The measurement of hydrogen permeation through steel membranes as a corrosion monitoring technique was pioneered by Devanathan and Stachurski at the University of Western Australia in 1962, who published the first electrochemical hydrogen permeation cell design (now called the Devanathan-Stachurski cell) that enabled quantitative measurement of hydrogen flux through thin steel membranes as a function of corrosion conditions and cathodic charging current; the technique was recognized as relevant to oilfield sour service corrosion monitoring in the 1970s, following the catastrophic failures of high-strength steel wellhead components and pipeline segments due to sulfide stress cracking (SSC) and hydrogen-induced cracking (HIC) that prompted the development of NACE Standard MR0175 (now NACE MR0175/ISO 15156) and the systematic study of hydrogen embrittlement mechanisms in H2S environments; the first commercial hydrogen probes for oilfield installation were introduced in the late 1970s and early 1980s by companies including Rohrback Cosasco Systems and Lufkin Industries, initially as pressure-accumulation type probes that did not require external electrolyte, making them more practical for unattended field installation than the laboratory Devanathan-Stachurski electrochemical cell; continuous improvement in electrochemical probe designs, data logging systems, and wireless communication has made real-time hydrogen flux monitoring a practical component of integrity management programs in major sour oil and gas producing regions including the Arabian Gulf (Saudi Aramco, Abu Dhabi National Oil Company), the Middle East and North Africa, the Permian Basin sour gas plays, and Canadian oil sands production facilities.

What Is a Hydrogen Probe?

A hydrogen probe is a corrosion monitoring instrument that measures the rate of atomic hydrogen permeation through a steel wall in sour (H2S-containing) service, providing a real-time indication of the hydrogen charging rate at the inner metal surface.
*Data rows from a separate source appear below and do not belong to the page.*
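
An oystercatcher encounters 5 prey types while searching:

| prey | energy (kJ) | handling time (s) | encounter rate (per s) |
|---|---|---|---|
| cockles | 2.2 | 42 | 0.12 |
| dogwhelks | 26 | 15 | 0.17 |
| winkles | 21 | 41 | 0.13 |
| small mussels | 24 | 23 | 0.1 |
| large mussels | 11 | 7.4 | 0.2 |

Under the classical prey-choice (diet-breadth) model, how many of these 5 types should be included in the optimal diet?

Rank by E/h (kJ/s): dogwhelks 1.73, large mussels 1.49, small mussels 1.04, winkles 0.512, cockles 0.0524. Include each in turn until the next type's E/h falls below the running intake rate.
Rate on top 1: 1.245. large mussels: 1.49 > 1.245 → include.
Rate on top 2: 1.316. small mussels: 1.04 < 1.316 → exclude; stop.
Optimal diet: dogwhelks, large mussels — 2 of 5 types.

2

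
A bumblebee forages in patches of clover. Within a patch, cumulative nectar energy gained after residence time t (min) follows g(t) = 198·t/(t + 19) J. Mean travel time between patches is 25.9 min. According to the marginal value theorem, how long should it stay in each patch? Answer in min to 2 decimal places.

22.18 min

By the marginal value theorem, leave when the instantaneous gain rate g'(t) equals the habitat-wide average g(t)/(T + t).
g'(t) = 198·19/(t + 19)². Setting 198·19/(t+19)² = 198t/[(t+19)(25.9+t)] gives 19(25.9+t) = t(t+19), so t² = 19×25.9 = 492.1.
t* = √492.1 = 22.18 min.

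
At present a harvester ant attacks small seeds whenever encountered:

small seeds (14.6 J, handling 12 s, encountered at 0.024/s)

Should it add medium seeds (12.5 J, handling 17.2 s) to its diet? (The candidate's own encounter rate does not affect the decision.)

Yes

Current rate: (0.024×14.6)/(1 + 0.024×12) = 0.272 J/s.
Profitability of medium seeds: 12.5/17.2 = 0.7267 J/s.
0.7267 > 0.272, so adding medium seeds raises the average — include it.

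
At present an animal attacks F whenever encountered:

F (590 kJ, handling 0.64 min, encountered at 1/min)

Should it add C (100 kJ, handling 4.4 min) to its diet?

No

Intake rate on the current diet: R = (1×590) / (1 + 1×0.64) = 590/1.64 = 359.8 kJ/min.
C: E/h = 100/4.4 = 22.73 kJ/min.
Since 22.73 < R, time spent handling C is better spent searching.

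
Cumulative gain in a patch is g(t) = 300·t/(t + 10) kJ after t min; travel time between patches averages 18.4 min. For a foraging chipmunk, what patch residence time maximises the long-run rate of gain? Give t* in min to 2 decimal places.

13.56 min

Maximise g(t)/(T+t): set derivative to zero → g'(t)(T+t) = g(t).
g'(t) = 300·10/(t + 10)². Setting 300·10/(t+10)² = 300t/[(t+10)(18.4+t)] gives 10(18.4+t) = t(t+10), so t² = 10×18.4 = 184.
t* = √184 = 13.56 min.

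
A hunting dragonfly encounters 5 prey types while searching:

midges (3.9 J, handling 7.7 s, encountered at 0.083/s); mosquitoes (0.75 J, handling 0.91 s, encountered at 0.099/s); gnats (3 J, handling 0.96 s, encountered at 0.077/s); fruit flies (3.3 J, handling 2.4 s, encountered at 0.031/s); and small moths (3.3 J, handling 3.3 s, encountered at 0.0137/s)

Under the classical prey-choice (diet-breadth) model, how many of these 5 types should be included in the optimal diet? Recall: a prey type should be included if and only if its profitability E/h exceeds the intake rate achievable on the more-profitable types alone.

Profitabilities (E/h, J/s): gnats 3.12, fruit flies 1.38, small moths 1, mosquitoes 0.824, midges 0.506. Add prey in this order while the next type's profitability exceeds the intake rate on those already taken.
Rate on top 1: 0.2151. fruit flies: 1.38 > 0.2151 → include.
Rate on top 2: 0.2903. small moths: 1 > 0.2903 → include.
Rate on top 3: 0.3171. mosquitoes: 0.824 > 0.3171 → include.
Rate on top 4: 0.3527. midges: 0.506 > 0.3527 → include.
Optimal diet: gnats, fruit flies, small moths, mosquitoes, midges — 5 of 5 types.

5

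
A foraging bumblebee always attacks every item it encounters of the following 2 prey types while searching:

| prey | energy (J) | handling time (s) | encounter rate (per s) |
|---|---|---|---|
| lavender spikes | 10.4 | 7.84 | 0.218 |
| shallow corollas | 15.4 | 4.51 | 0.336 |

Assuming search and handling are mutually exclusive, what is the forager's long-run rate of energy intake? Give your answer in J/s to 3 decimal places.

R = Σλ_iE_i / (1 + Σλ_ih_i)
Numerator: 0.218×10.4 + 0.336×15.4 = 7.442
Denominator: 1 + 0.218×7.84 + 0.336×4.51 = 4.224
R = 7.442/4.224 = 1.762 J/s

1.762 J/s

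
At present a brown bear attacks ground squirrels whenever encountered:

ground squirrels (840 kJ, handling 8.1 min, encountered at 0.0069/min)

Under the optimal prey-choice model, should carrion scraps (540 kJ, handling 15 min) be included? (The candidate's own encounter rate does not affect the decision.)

Yes

On ground squirrels alone, R = ΣλE/(1+Σλh) = 5.796/1.056 = 5.489 kJ/min.
carrion scraps: E/h = 540/15 = 36 kJ/min.
36 > 5.489, so adding carrion scraps raises the average — include it.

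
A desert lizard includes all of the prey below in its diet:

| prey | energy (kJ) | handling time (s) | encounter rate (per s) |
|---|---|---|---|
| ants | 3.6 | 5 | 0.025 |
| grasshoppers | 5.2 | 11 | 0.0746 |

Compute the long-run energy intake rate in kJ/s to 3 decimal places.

R = Σλ_iE_i / (1 + Σλ_ih_i)
Numerator: 0.025×3.6 + 0.0746×5.2 = 0.4779
Denominator: 1 + 0.025×5 + 0.0746×11 = 1.946
R = 0.4779/1.946 = 0.2456 kJ/s

0.246 kJ/s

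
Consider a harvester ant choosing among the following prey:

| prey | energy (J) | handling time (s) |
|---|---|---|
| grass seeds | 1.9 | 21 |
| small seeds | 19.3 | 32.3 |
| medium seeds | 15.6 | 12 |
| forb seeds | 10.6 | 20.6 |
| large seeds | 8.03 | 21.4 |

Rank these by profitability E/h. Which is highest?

medium seeds

In descending order of E/h:
medium seeds: 15.6/12 = 1.3 J/s
small seeds: 19.3/32.3 = 0.598 J/s
forb seeds: 10.6/20.6 = 0.515 J/s
large seeds: 8.03/21.4 = 0.375 J/s
grass seeds: 1.9/21 = 0.0905 J/s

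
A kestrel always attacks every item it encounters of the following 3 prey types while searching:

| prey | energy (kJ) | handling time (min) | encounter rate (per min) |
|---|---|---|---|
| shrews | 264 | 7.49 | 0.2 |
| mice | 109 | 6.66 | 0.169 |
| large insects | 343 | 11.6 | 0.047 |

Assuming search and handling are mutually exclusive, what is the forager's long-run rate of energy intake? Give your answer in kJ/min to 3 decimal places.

R = (0.2×264 + 0.169×109 + 0.047×343) / (1 + 0.2×7.49 + 0.169×6.66 + 0.047×11.6) = 87.34/4.169 = 20.95 kJ/min.

20.952 kJ/min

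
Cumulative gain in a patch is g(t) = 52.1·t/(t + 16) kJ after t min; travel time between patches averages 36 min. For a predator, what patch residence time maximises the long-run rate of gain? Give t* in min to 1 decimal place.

Optimal t* satisfies g'(t*) = g(t*)/(T + t*).
g'(t) = 52.1·16/(t + 16)². Setting 52.1·16/(t+16)² = 52.1t/[(t+16)(36+t)] gives 16(36+t) = t(t+16), so t² = 16×36 = 576.
t* = √576 = 24 min.

24.0 min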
Atomic hydrogen generated by H2S-assisted corrosion diffuses through the steel and is detected at the outer surface by electrochemical measurement (current from hydrogen oxidation), pressure accumulation, or vacuum extraction. The measured hydrogen flux is a direct indicator of the risk of hydrogen-induced cracking (HIC), sulfide stress cracking (SSC), and other forms of hydrogen embrittlement, and provides real-time feedback on the effectiveness of corrosion inhibitor programs.